The diameter of a sphere is indeed the longest distance on a sphere because it is a straight line passing through the center and connecting two points on the surface. To understand why it is the longest distance, we need to consider the geometry of a sphere.
A sphere is a perfectly symmetrical three-dimensional shape in which all points on its surface are equidistant from the center. Any line segment drawn from the center to a point on the surface is referred to as the radius, and it represents the distance from the center of the sphere to that particular point.

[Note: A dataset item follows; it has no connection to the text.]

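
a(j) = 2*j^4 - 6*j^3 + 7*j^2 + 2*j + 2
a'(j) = 8*j^3 - 18*j^2 + 14*j + 2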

For any given point on the surface, it is evident that drawing a straight line from that point through the center, and extending it to the opposite side of the sphere, would connect to another point on the surface. This line segment connecting two points on the surface is a chord, and the longest chord that can be drawn on a sphere is its diameter.
Since the diameter passes through the center of the sphere and connects two points on the surface, it necessarily has to be longer than any other line segment connecting the center to any point on the surface. If any other line segment were longer, it would represent a chord that is longer than the diameter, which contradicts its definition.
Thus, the diameter of a sphere holds the distinction of being the longest distance on the surface of the sphere because it spans from one side of the sphere to the opposite side, passing through its center.